Marco mengangkat sebelah alisnya, lalu tersenyum "tentu" jawabnya.
Chloe melotot "tu.....tung...tunggu...cup...glekk..." belum selesai dia protes bibir Marco sudah menempel di bibirnya dan mengirim obat ke dalam mulutnya yang terbuka ketika memprotes, Chloe tertegun.
Marco melakukan itu beberapa kali sampai obat di dalam mangkuk habis. "gadis pintar, jadi kamu mau aku membantumu minum obat seperti ini setiap hari ?" tanya Marco dengan senyum cabul.
Chloe menatap kosong padanya, masih merasa bingung dengan apa yang di lakukan suami omesnya barusan.
"aku akan memberikan penawar, agar mulutmu tidak pahit lagi" kata Marco sambil menundukkan kepala dan menanam ciuman di bibir istri mungilnya. Lidahnya bahkan menjelajah ke rongga mulutnya.
"uhmmm...." gumam Chloe, tapi tiba-tiba dia tersadar dan mendorong dada suaminya "brengsek Marco, kamu tidak malu di lihat nenek sama kakek" protes Chloe begitu bibir suaminya menjauh dari bibirnya, lalu dia mengamati ruang makan dan jejak keberadaan pasangan tua Margono itu sudah tidak ada "kemana mereka ?" tanya Chloe bingung.
"mereka pergi, masih ada urusan" jawab Marco, dia mencubit dagu istrinya dan berbisik "ayo kita lanjutkan" lalu dia kembali mencium istrinya.
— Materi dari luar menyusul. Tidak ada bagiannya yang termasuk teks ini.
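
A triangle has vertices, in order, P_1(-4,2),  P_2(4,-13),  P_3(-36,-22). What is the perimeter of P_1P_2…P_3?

98

|P_1P_2| = √((8)² + (-15)²) = √289 = 17
|P_2P_3| = √((-40)² + (-9)²) = √1681 = 41
|P_3P_1| = √((32)² + (24)²) = √1600 = 40
Perimeter = 17 + 41 + 40 = 98.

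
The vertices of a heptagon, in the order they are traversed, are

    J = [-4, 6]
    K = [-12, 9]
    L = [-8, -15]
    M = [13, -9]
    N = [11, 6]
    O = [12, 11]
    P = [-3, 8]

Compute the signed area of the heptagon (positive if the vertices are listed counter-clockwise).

462

Apply the surveyor's formula: 2A = Σ (x_i·y_{i+1} − x_{i+1}·y_i), indices taken mod 7.
J→K: (-4)(9) − (-12)(6) = 36
K→L: (-12)(-15) − (-8)(9) = 252
L→M: (-8)(-9) − (13)(-15) = 267
M→N: (13)(6) − (11)(-9) = 177
N→O: (11)(11) − (12)(6) = 49
O→P: (12)(8) − (-3)(11) = 129
P→J: (-3)(6) − (-4)(8) = 14
Σ = 924
Signed area = Σ/2 = 462 (positive ⇒ counter-clockwise traversal).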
'kalau penawar obatnya seperti ini bukankah minum obat menjadi hal yang menyenangkan ?' batin Chloe.
💞💞💞💞💞
Di penjara memiliki kebijakan, setiap hari sabtu para tahanan akan di beri waktu sedikit lebih lama untuk bertemu dengan keluarganya, dan keluarga juga bisa membawakan makanan dari rumah.
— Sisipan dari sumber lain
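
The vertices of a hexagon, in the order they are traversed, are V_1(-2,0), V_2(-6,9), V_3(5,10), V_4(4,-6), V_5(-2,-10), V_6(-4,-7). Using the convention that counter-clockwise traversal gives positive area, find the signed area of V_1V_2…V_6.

Apply the shoelace (surveyor's) formula: 2A = Σ (x_i·y_{i+1} − x_{i+1}·y_i), indices taken mod 6.
Cross-terms: -18, -105, -70, -52, -26, -14  ⇒  Σ = -285
Signed area = Σ/2 = -142.5 (negative ⇒ clockwise traversal).

-142.5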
Tante Jesica juga tidak memanfaatkan kesempatan tersebut untuk datang melihat Jocelyn, anak semata wayangnya. "sayang, mama membawakan sup iga kesukaanmu, makanlah !"
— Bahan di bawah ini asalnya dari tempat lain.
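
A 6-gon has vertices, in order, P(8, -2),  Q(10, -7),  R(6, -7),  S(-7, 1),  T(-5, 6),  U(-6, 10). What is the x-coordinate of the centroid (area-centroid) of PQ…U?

Apply the shoelace (surveyor's) formula. First the cross-terms c_i = x_i·y_{i+1} − x_{i+1}·y_i:
  -36, -28, -43, -37, -14, -68  ⇒  2A = -226, A = -113.
Then Σ (x_i + x_{i+1})·c_i = -591, so x̄ = -591 / (6·(-113)) = 197/226.

197/226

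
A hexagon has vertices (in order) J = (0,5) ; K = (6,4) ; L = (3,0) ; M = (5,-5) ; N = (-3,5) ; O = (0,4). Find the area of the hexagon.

29.5

Apply the surveyor's formula: 2A = Σ (x_i·y_{i+1} − x_{i+1}·y_i), indices taken mod 6.
Σ = (-30) + (-12) + (-15) + (10) + (-12) + (0) = -59
Area = |Σ|/2 = 29.5.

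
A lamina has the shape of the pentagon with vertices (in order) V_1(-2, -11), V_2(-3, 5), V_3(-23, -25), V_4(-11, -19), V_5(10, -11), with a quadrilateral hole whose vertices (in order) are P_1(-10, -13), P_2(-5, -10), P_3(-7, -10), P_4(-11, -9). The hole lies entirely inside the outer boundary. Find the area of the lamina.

233.5

Outer boundary:
Σ = (-43) + (190) + (162) + (311) + (-132) = 488
Area = |Σ|/2 = 244.
Hole:
Apply Gauss's area formula: 2A = Σ (x_i·y_{i+1} − x_{i+1}·y_i), indices taken mod 4.
Σ = (35) + (-20) + (-47) + (53) = 21
Area = |Σ|/2 = 10.5.
Net area = 244 − 10.5 = 233.5.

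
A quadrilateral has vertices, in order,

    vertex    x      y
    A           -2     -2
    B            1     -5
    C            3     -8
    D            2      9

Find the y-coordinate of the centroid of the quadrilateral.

Apply the shoelace formula. First the cross-terms c_i = x_i·y_{i+1} − x_{i+1}·y_i:
  12, 7, 43, 14  ⇒  2A = 76, A = 38.
Then Σ (y_i + y_{i+1})·c_i = -34, so ȳ = -34 / (6·38) = -17/114.

-17/114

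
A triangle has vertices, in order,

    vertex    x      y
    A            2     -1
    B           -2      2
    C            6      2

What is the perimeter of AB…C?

|AB| = √((-4)² + (3)²) = √25 = 5
|BC| = √((8)² + (0)²) = √64 = 8
|CA| = √((-4)² + (-3)²) = √25 = 5
Perimeter = 5 + 8 + 5 = 18.

18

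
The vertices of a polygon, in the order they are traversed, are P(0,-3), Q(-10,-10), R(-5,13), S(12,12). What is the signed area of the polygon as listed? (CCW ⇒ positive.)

Apply the surveyor's formula: 2A = Σ (x_i·y_{i+1} − x_{i+1}·y_i), indices taken mod 4.
P→Q: (0)(-10) − (-10)(-3) = -30
Q→R: (-10)(13) − (-5)(-10) = -180
R→S: (-5)(12) − (12)(13) = -216
S→P: (12)(-3) − (0)(12) = -36
Σ = -462
Signed area = Σ/2 = -231 (negative ⇒ clockwise traversal).

-231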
Jocelyn mengambil kotak makan yang di berikan padanya dan makan dengan lahap.
"Celyn....mengapa kamu tidak mencoba minta maaf pada Marco, agar dia mencabut tuntutannya terhadapmu ?"
Jocelyn menghentikan makannya dan menatap mamanya "tidak akan" lalu dia melanjutkan makannya "aku justru menyesal mengapa aku tidak langsung membunuh dan memutilasi perempuan sialan itu"
"Celyn....jaga kata-katamu" tante Jesica mengingatkan.
"kenapa ? itu kenyataannya, kenap aku harus menutupi perasaanku" jawab Jocelyn arogan.
"Celyn, kamu akan menghabiskan masa mudamu di penjara kalau kamu tidak menyesali perbuatanmu, Marco mengajukan tuntutan terhadapmu bukan hanya karna kasus penculikan tapi juga pembunuhan terencana"
"buktinya perempuan itu tidak mati"
"tapi bayi di perutnya mati dan Marco tidak akan melepaskanmu tanpa hukuman yang berat"
Mata Jocelyn berbinar senang "perempuan itu hamil ? ha.....ha.....ha....dan bayinya mati ?....ha.....ha....ha..." Jocelyn tertawa dengan gila. "itu adalah berkah dariku, bayinya mati ha....ha...ha...."
"Jocelyn kendalikan dirimu" tegur tante Jesica di sela-sela giginya yang terkatub, sambil melirik pengunjung yang lain. "berhenti mengejar Marco, dia sudah menikah dan dia tidak pernah mencintaimu"
"suatu saat dia akan menyadari perasaanku dan membalasnya" jawab Jocelyn keras kepala.
"hentikan delusimu, mama rasa kamu perlu psikiater"
"ma..." Jocelyn menatap manik mata mamanya "aku tidak akan menjadi pengecut seperti mama, yang tidak berani memperjuangkan orang mama cintai"
"kamu bicara ngelantur"
"ma.....aku tau mama jatuh cinta pada om Surya sejak masih sekolah, tapi mama tidak berani menyatakannya karna om Surya memiliki orang yang dia cintai, ketika om Surya menjadi duda dan mama telah bercerai baru mama mengakui perasaan mama dan menikah dengan om Surya, tidakkah mama merasa itu sedikit terlambat ?"
"Jocelyn......."
"ma...aku tidak akan pernah berhenti mencintai Marco, dan aku juga tidak akan pernah menyerah untuk mendapatkannya, aku akan membunuh siapa pun yang menjadi istrinya" Jocelyn berdiri dan berbalik "ah...ma sup iganya enak, mama bisa membawakannya setiap sabtu" dan Jocelyn pergi meninggalkan mamanya yang masih tertegun dengan kata-katanya.